Call of Duty: Black Ops 7 – A crise de identidade de um gigante | Análise
Analisado no PC
Lançado em 14/11/2025, Call of Duty: Black Ops 7 expôs uma fragilidade não só da franquia, mas também dos jogos de tiro em primeira pessoa (FPS) em geral. Desenvolvido pela Treyarch e Raven Software, e publicado pela Activision, ele foi lançado para PS5, PS4, Xbox Series X/S, Xbox One e PC, e entrou no catálogo Xbox Game Pass ULTIMATE no dia um.
A campanha se passa no ano de 2035 e acompanha David Mason, filho do lendário Alex Mason, agora um agente da JSOC. A história começa com o misterioso reaparecimento do terrorista Raul Menendez, vilão de Black Ops 2, que supostamente havia sido morto uma década antes. Mason e sua unidade de elite, a “Espectro Um”, são enviados para investigar a ameaça. Durante a missão, a Espectro Um é exposta à toxina. Isso serve como justificativa para a estrutura surreal da campanha, onde os jogadores enfrentam alucinações coletivas e revivem traumas do passado.
A aposta na campanha cooperativa de Black Ops 7 foi uma tentativa ousada de diferenciar o jogo. A ideia central era transformar a campanha, tradicionalmente uma experiência narrativa e solitária, em um produto social obrigatório, projetado para ser jogado online com até quatro pessoas. No entanto, a obrigatoriedade do online, a ausência de um sistema de pausa tradicional e um balanceamento que deixa a experiência solitária estranha e desequilibrada acaba frustrando muitas vezes.

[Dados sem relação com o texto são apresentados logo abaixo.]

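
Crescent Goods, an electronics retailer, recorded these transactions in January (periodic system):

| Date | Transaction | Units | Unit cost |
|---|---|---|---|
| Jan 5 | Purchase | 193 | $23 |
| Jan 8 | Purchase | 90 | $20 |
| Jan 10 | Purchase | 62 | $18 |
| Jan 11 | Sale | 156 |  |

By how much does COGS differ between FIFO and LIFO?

FIFO COGS: 156 @ $23 = $3,588
LIFO COGS: 62 @ $18 + 90 @ $20 + 4 @ $23 = $3,008
Difference = |$3,588 − $3,008| = $580

$580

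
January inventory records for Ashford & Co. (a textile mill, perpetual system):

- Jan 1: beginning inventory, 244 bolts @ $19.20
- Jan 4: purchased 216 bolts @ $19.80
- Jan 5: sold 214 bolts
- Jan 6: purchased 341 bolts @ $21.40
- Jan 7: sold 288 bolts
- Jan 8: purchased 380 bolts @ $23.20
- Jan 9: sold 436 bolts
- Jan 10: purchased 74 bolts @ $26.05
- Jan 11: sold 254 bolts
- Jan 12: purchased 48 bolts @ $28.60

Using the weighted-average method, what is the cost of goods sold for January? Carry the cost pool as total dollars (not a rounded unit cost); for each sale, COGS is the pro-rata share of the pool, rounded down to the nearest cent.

COGS = $25,554.56

After Jan 1: 244 on hand, pool $4,684.80 (≈ $19.2000 each)
After Jan 4: 460 on hand, pool $8,961.60 (≈ $19.4817 each)
Jan 5, sell 214: 214/460 × $8,961.60 → $4,169.09
After Jan 6: 587 on hand, pool $12,089.91 (≈ $20.5961 each)
Jan 7, sell 288: 288/587 × $12,089.91 → $5,931.67
After Jan 8: 679 on hand, pool $14,974.24 (≈ $22.0534 each)
Jan 9, sell 436: 436/679 × $14,974.24 → $9,615.27
After Jan 10: 317 on hand, pool $7,286.67 (≈ $22.9863 each)
Jan 11, sell 254: 254/317 × $7,286.67 → $5,838.53
After Jan 12: 111 on hand, pool $2,820.94 (≈ $25.4139 each)
Total COGS = $4,169.09 + $5,931.67 + $9,615.27 + $5,838.53 = $25,554.56
Ending inventory (cost pool remaining) = $2,820.94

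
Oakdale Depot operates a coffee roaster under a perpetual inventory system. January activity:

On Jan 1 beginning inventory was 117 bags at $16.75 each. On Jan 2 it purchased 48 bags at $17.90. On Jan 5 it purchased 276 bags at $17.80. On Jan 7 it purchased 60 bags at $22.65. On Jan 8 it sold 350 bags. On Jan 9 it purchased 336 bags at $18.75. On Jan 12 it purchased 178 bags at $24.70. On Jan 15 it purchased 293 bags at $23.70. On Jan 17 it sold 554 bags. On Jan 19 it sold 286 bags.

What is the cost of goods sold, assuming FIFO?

Jan 8, 350 sold [FIFO — oldest first]: 117 @ $16.75 + 48 @ $17.90 + 185 @ $17.80 = $6,111.95
Jan 17, 554 sold [FIFO — oldest first]: 91 @ $17.80 + 60 @ $22.65 + 336 @ $18.75 + 67 @ $24.70 = $10,933.70
Jan 19, 286 sold [FIFO — oldest first]: 111 @ $24.70 + 175 @ $23.70 = $6,889.20
Total COGS = $6,111.95 + $10,933.70 + $6,889.20 = $23,934.85
Ending inventory: 118 @ $23.70 = $2,796.60

COGS = $23,934.85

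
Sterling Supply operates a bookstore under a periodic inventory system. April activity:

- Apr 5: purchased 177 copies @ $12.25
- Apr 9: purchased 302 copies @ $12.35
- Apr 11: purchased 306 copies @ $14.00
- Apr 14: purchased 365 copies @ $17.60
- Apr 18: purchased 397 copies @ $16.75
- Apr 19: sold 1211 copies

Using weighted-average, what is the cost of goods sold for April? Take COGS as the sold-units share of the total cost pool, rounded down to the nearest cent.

COGS = $18,204.68

Apr 19, sell 1211: 1211/1547 × $23,255.70 → $18,204.68
Ending inventory (cost pool remaining) = $5,051.02
Check: goods available $23,255.70 = COGS $18,204.68 + ending $5,051.02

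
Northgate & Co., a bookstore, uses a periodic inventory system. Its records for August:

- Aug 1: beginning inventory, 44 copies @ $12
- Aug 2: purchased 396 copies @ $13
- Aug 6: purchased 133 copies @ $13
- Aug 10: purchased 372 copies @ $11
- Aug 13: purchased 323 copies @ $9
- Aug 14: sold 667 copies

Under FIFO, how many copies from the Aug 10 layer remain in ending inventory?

Aug 14, 667 sold [FIFO — oldest first]: 44 @ $12 + 396 @ $13 + 133 @ $13 + 94 @ $11 = $8,439
Ending inventory: 278 @ $11 + 323 @ $9 = $5,965

278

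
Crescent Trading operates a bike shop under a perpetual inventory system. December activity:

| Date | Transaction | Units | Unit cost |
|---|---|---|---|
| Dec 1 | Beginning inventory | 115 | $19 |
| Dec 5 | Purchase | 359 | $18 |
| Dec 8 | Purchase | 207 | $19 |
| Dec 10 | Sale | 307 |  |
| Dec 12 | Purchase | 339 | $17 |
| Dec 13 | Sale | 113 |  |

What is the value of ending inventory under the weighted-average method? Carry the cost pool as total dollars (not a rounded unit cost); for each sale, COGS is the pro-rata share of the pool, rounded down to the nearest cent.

After Dec 1: 115 on hand, pool $2,185.00 (≈ $19.0000 each)
After Dec 5: 474 on hand, pool $8,647.00 (≈ $18.2426 each)
After Dec 8: 681 on hand, pool $12,580.00 (≈ $18.4728 each)
Dec 10, sell 307: 307/681 × $12,580.00 → $5,671.16
After Dec 12: 713 on hand, pool $12,671.84 (≈ $17.7726 each)
Dec 13, sell 113: 113/713 × $12,671.84 → $2,008.30
Total COGS = $5,671.16 + $2,008.30 = $7,679.46
Ending inventory (cost pool remaining) = $10,663.54

Ending inventory = $10,663.54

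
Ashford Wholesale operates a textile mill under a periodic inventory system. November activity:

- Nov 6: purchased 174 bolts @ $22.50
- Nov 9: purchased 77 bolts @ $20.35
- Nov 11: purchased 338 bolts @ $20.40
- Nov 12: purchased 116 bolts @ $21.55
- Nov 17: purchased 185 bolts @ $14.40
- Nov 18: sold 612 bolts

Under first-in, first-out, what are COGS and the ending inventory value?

Nov 18, 612 sold [FIFO — oldest first]: 174 @ $22.50 + 77 @ $20.35 + 338 @ $20.40 + 23 @ $21.55 = $12,872.80
Ending inventory: 93 @ $21.55 + 185 @ $14.40 = $4,668.15

COGS = $12,872.80; ending inventory = $4,668.15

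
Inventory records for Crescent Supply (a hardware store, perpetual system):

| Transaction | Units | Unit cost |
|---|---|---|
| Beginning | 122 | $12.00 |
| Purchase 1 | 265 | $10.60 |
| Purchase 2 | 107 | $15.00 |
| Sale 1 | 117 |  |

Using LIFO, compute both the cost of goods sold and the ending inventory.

COGS = $1,711.00; ending inventory = $4,167.00

Sale 1 (117) [LIFO — newest first]: 107 @ $15.00 + 10 @ $10.60 = $1,711.00
Ending inventory: 122 @ $12.00 + 255 @ $10.60 = $4,167.00
Check: goods available $5,878.00 = COGS $1,711.00 + ending $4,167.00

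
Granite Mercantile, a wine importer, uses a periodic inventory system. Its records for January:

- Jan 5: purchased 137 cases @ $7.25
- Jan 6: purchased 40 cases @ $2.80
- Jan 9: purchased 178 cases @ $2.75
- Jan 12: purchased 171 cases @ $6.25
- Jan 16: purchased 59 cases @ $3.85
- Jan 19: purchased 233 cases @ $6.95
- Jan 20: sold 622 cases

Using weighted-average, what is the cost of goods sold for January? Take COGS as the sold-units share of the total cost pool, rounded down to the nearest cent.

COGS = $3,429.36

Jan 20, sell 622: 622/818 × $4,510.00 → $3,429.36
Ending inventory (cost pool remaining) = $1,080.64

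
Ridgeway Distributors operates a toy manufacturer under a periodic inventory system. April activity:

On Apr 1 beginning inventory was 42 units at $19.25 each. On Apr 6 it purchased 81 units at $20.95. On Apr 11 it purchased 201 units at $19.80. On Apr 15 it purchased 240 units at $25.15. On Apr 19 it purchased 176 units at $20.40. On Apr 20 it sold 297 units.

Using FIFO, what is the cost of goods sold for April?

Apr 20, 297 sold [FIFO — oldest first]: 42 @ $19.25 + 81 @ $20.95 + 174 @ $19.80 = $5,950.65
Ending inventory: 27 @ $19.80 + 240 @ $25.15 + 176 @ $20.40 = $10,161.00
Check: goods available $16,111.65 = COGS $5,950.65 + ending $10,161.00

COGS = $5,950.65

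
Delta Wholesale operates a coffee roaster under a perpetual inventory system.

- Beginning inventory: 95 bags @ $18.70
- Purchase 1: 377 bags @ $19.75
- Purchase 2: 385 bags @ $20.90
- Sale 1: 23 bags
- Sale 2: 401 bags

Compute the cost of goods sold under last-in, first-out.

Sale 1 (23) [LIFO — newest first]: 23 @ $20.90 = $480.70
Sale 2 (401) [LIFO — newest first]: 362 @ $20.90 + 39 @ $19.75 = $8,336.05
Total COGS = $480.70 + $8,336.05 = $8,816.75
Ending inventory: 95 @ $18.70 + 338 @ $19.75 = $8,452.00

COGS = $8,816.75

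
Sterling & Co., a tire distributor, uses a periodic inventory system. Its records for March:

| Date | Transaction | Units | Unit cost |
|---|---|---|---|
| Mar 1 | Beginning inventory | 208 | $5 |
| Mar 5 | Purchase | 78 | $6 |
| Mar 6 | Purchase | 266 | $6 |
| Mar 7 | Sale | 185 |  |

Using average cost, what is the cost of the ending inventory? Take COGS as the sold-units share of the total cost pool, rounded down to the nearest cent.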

Minha impressão sobre os gráficos é de um progresso técnico inegável, mas o jogo parece ter priorizado a otimização e a estabilidade para uma experiência multiplayer fluida, em vez de buscar um salto visual revolucionário. O que mais chama atenção é a qualidade consistente nos ambientes. Seja nos cenários futuristas e limpos da cidade de Avalon na campanha, ou nos mapas clássicos remasterizados do multiplayer como “Raid” e “Standoff”, os gráficos são detalhados. Porém senti que falta um pouco da personalidade visual marcante ou de momentos verdadeiramente deslumbrantes que alguns títulos anteriores conseguiram entregar.
Em termos de desempenho, o jogo se sai muito bem. A taxa de quadros se mantém estável na maior parte do tempo, o que é crucial para um FPS competitivo. Isso me faz acreditar que a escolha por um avanço gráfico mais sutil foi, em parte, uma decisão para garantir acessibilidade e fluidez em todas as plataformas de lançamento.
O modo Zombies é a parte mais bem feita e consistente do Call of Duty: Black Ops 7. O coração da experiência é o mapa “Ashes of the Damned”. Diferente de arenas fechadas, ele funciona como um mundo semi aberto que é preciso realmente explorar. Finalmente, a integração com a progressão universal foi um acerto total. Saber que cada XP ganho e cada arma desbloqueada nos Zumbis também conta para o progresso geral no multiplayer e em outros modos fez com que cada partida seja valiosa, eliminando aquela sensação de “perda de tempo” que modos isolados às vezes causam.
O modo multiplayer representa um esforço de modernizar a jogabilidade da franquia. Ele herda a movimentação Omnimevment do Black Ops 6 e adiciona o famoso salto na parede, elevando a mobilidade a um patamar mais acrobático. O sistema de maestria Overclock oferece melhorias exclusivas para cada arma através do uso contínuo, recompensando a especialização. O arsenal é extenso e variado, mas muitas armas são ineficazes em partidas sérias. A maioria dos fuzis de precisão tem recuo difícil de controlar e dano insuficiente enquanto escopetas, com os acessórios corretos, consegue um longo alcance de abate com um único tiro.
A organização de partidas é baseada na habilidade do jogador, mas a implementação é agressiva. Praticamente toda partida se assemelha à intensidade de um modo ranqueado, e sempre que você tem uma boa performance, as próximas partidas serão extremamente difíceis. Fora que formar equipes com amigos de níveis de habilidade muito diferentes normalmente resulta em uma experiência desbalanceada e frustrante para o grupo inteiro.
Call of Duty: Black Ops 7 é um título que exemplifica uma crise de identidade da indústria, pois é um produto de altíssimo orçamento que acerta onde decide ser conservador e falha onde tenta ser revolucionário. O jogo deixa uma pergunta crucial para o futuro da série: é possível evoluir sem desrespeitar o próprio núcleo que a tornou um fenômeno?